Aroldis Chapman retired the Indians in order, but of course things were much more exciting than that. After Asdrubal Cabrera led off the inning by striking out, Nick Swisher came to the plate. To the best of my knowledge there has been no previous incident between the two players, as before today's game Swisher had only faced Chapman one other time before, and did not get a hit in that at-bat. The first pitch from Chapman sailed over the catcher's head to the backstop. OK, fine..that pitch got away from him, wasn't that close to Swisher. The next pitch, however, was high, 100 mph, and right at Swisher's head.

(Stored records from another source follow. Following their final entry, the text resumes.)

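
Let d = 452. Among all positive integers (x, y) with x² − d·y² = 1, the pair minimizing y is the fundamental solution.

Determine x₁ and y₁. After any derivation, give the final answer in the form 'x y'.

d=452: √d = [21; 3,1,5,3,10,3,5,1,3,42] (ℓ=10, even), read p_9/q_9
k=0  a_k=21  p_k/q_k = 21/1
k=1  a_k=3  p_k/q_k = 64/3
k=2  a_k=1  p_k/q_k = 85/4
…
k=5  a_k=10  p_k/q_k = 16009/753
…
k=8  a_k=1  p_k/q_k = 313483/14745
k=9  a_k=3  p_k/q_k = 1204353/56648
fundamental: x₁=1204353, y₁=56648  (since 1450466148609 − 452·3208995904 = 1)

1204353 56648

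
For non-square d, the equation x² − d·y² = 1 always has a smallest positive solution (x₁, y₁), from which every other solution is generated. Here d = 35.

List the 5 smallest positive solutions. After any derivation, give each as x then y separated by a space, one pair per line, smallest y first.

6 1
71 12
846 143
10081 1704
120126 20305

d=35: √d = [5; 1,10] (ℓ=2, even), read p_1/q_1
a_0=5:  p_0=5·1+0=5,  q_0=5·0+1=1
a_1=1:  p_1=1·5+1=6,  q_1=1·1+0=1
(x₁, y₁) = (6, 1);  6² − 35·1² = 1 ✓
(6+1√35)^2 = 71 + 12√35
(6+1√35)^3 = 846 + 143√35
(6+1√35)^4 = 10081 + 1704√35
(6+1√35)^5 = 120126 + 20305√35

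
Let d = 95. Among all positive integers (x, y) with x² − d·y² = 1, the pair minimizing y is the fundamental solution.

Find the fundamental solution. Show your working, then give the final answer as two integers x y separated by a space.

d=95: √d = [9; 1,2,1,18] (ℓ=4, even), read p_3/q_3
a_0=9:  p_0=9·1+0=9,  q_0=9·0+1=1
a_1=1:  p_1=1·9+1=10,  q_1=1·1+0=1
a_2=2:  p_2=2·10+9=29,  q_2=2·1+1=3
a_3=1:  p_3=1·29+10=39,  q_3=1·3+1=4
(x₁, y₁) = (39, 4);  39² − 95·4² = 1 ✓

39 4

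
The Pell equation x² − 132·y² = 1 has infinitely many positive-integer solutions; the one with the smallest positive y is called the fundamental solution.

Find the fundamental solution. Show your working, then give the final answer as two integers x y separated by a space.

d=132: √d = [11; 2,22] (ℓ=2, even), read p_1/q_1
i=0: a=11 ⇒ p=11, q=1
i=1: a=2 ⇒ p=23, q=2
→ (23, 2).  Check: 23²=529, 132·2²=528, difference 1.

23 2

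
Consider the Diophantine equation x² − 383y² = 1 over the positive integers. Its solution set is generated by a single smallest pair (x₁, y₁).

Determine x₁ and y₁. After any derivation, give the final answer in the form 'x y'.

18768 959

√383 = [19; 1,1,3,19,3,1,1,38, …], period ℓ=8 (even) → k=7
step 0: (19, 1)  from 19·(1,0) + (0,1)
…
step 3: (137, 7)  from 3·(39,2) + (20,1)
step 4: (2642, 135)  from 19·(137,7) + (39,2)
…
step 6: (10705, 547)  from 1·(8063,412) + (2642,135)
step 7: (18768, 959)  from 1·(10705,547) + (8063,412)
fundamental: x₁=18768, y₁=959  (since 352237824 − 383·919681 = 1)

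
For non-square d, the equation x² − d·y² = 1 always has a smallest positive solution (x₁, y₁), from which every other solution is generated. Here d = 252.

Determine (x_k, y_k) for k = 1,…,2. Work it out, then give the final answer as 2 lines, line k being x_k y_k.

[15; 1,6,1,30] for √252; ℓ=4 ⇒ convergent index 3
i=0: a=15 ⇒ p=15, q=1
…
i=2: a=6 ⇒ p=111, q=7
i=3: a=1 ⇒ p=127, q=8
fundamental: x₁=127, y₁=8  (since 16129 − 252·64 = 1)
k=2:  x_2 = 127·127+252·8·8 = 32257,  y_2 = 127·8+8·127 = 2032

127 8
32257 2032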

Swisher turned out the way just in time, and the ball again went to the backstop I give a lot of credit to Swisher for not charging the mound right then and there, because that pitch has no place in baseball whatsoever. The at-bat did continue, with Swisher lining out to the warning track for the second out in the inning. However, I doubt that we've seen the end of it, based on these quotes:
Swish, on Chapman: "That 2nd one was a little too close to comfort. Lets be honest, 100 mph at somebody's head? Not exactly the best thing."— Jordan Bastian (@MLBastian) May 27, 2013
Giambi on Chapman: "He's a great kid. But we're going to have to protect our guys too. Especially Nick, who's a big leader on this ballclub"— Jordan Bastian (@MLBastian) May 27, 2013
The obvious point of reference Indians fans are going to go back to is the Carlos Carrasco pitch against the Yankees that sentenced him to AAA for most of the season. If the umpire was within his rights to toss Carrasco, he certainly had the ability to toss Chapman for that pitch. But he didn't and, didn't warn the benches either. So I think it's a given that something will be done during one of the next three games.